The LTRACE status is maintained while restarting from inside the daemon (this was not as easy as it seems to implement).

Bonus: just export LTRACE=std to get a nice but not so verbose LTRACE output, you will notice that the only places where the daemon hands on stop/restart are justified (__unihibit_udisks() and PyroFinder queue not empty). In this case, just wait. The udisks thing can take up to 10 secs, and the PyroFinder one, up to 20 secs (i'm searching how to lower this one, the Pyro timeout is already set to 5 secs).

Core refactor 001

As you can read in my last big patch (~rev 593), the Licorn® core has been greatly refactorized. There is now a global (but fine grained locked) object, called the LMC (LicornMasterController), which holds all controllers (UsersController, GroupsController and others). It holds 2 other special controllers:

  • the BackendController (real object pretty name: LMC.backends) which has been pulled out from the LicornConfiguration object and holds all backends. The news is that all backends are now equal (there is no level difference between dnsmasq and ldap for example). Backend objects are just much more clean to read and understand. Controllers can use different backends if there's a good reason to. A direct consequence is that LMC.configuration is much simpler than before (and the diet will continue).
  • the LockManager: it is yet just an Enumeration but will become soon a more clever object. It holds all locks for all other controllers, and all locks for controllers unique records. Locks are stored outside of controllers because Pyro can't pickle lock objects (which seems quite fine if you think about it). The LockManager (real object pretty name: LMC.locks) is not exported via Pyro, because all other controllers use it internally and it is not meant to be accessed directly. To lock an object remotely, just call <controller_name>.acquire() and release() methods as you would on a normal lock and the LicornCoreController class will wrap everything for you.

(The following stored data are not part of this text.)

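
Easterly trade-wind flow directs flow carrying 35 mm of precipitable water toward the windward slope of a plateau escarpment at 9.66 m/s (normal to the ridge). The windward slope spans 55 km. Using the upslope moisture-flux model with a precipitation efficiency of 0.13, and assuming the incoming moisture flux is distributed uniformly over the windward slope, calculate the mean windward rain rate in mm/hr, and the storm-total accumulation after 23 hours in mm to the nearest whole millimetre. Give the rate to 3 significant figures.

R ≈ 2.88 mm/hr; total ≈ 66 mm

Incoming column moisture flux per unit ridge length: F = V × PW = 9.66 × 35 = 338.1 mm·m/s.
Spread over the 55 km slope with efficiency ε = 0.13: R = ε·F/W = 0.13 × 338.1 / 55000 m = 7.991e-04 mm/s.
R = 7.991e-04 × 3600 = 2.88 mm/hr.
Over 23 h: total = 2.88 × 23 = 66.24 ≈ 66 mm.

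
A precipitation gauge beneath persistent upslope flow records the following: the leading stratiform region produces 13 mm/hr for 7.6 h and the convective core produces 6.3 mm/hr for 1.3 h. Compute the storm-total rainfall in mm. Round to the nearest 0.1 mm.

Total = Σ Rᵢ Δtᵢ = 13 × 7.6 + 6.3 × 1.3
      = 98.8 + 8.19 = 107.0 mm.

total ≈ 107.0 mm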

The LMC is accessed directly in the daemon, and remotely via a single LMC.connect() call, in the CLI and the WMI. Pyro related changes and their consequences in the project are nearing end, and the Licorn® core has benefited a big clean-up from it. This is a big piece of work, and a great enhancement: we gained more functionnalities, guaranteed consistency, fine grained locking, with a much simpler codebase. Let the magic (and hard work) continue.